Théâtre
Festival 7.8.9. : « Les Justes », jusqu’où iront-ils pour servir leurs idéaux ?

Festival 7.8.9. : « Les Justes », jusqu’où iront-ils pour servir leurs idéaux ?

05 octobre 2020 | PAR Magali Sautreuil

Difficile de définir ce qui est juste et ce qui ne l’est pas, tant cette notion diffère d’un individu à l’autre ! Et c’est justement ce qui tourmente Les Justes d’Albert Camus. Avec une mise en scène sobre, la compagnie Les 6 Thèmes Théâtre met en exergue les sentiments contraires et contradictoires des personnages de ce huis clos…

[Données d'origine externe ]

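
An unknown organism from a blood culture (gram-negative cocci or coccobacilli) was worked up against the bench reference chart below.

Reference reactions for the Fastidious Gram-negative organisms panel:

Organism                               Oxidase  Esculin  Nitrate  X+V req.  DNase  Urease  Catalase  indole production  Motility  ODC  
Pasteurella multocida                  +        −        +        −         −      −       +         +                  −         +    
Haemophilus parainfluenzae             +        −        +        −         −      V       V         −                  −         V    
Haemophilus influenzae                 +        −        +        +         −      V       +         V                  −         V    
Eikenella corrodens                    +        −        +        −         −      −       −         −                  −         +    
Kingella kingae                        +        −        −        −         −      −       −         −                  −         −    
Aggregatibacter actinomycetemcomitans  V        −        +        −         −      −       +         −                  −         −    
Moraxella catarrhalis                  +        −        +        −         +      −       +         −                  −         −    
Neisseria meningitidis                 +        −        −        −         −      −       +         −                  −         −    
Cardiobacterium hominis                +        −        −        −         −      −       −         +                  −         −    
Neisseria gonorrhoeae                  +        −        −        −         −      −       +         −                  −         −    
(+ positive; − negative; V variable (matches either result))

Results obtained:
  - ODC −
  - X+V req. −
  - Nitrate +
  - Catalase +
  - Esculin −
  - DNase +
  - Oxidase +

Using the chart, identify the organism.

Esculin −: all 10 remaining candidates are consistent.
X+V req. −: excludes Haemophilus influenzae — 9 left.
DNase +: excludes 8 organisms — 1 left.
Oxidase +: the one remaining candidate is consistent.
Catalase +: the one remaining candidate is consistent.
Nitrate +: the one remaining candidate is consistent.
ODC −: the one remaining candidate is consistent.

Moraxella catarrhalis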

Février 1905. Moscou. Un groupe de terroristes, appartenant au parti socialiste révolutionnaire, est sur le point de commettre un attentat à la bombe contre le Grand-Duc Serge Alexandrovitch de Russie, l’oncle du tsar Nicolas II. Seulement voilà, dans la calèche, se trouvent son épouse, la Grande-Duchesse Élisabeth, et leurs deux enfants.

Leur présence n’était pas prévue et fait vaciller le bras d’Ivan Kaliayev. Ce poète idéaliste, qui se voit en justicier et non en assassin, ne peut se résoudre à tuer de sang-froid des innocents. En se livrant à un tel acte, il aurait le sentiment de n’être qu’un vulgaire meurtrier et d’entacher de ce fait la noble cause qu’il sert avec zèle et enthousiasme et qui vise à libérer la Russie du joug d’un despote.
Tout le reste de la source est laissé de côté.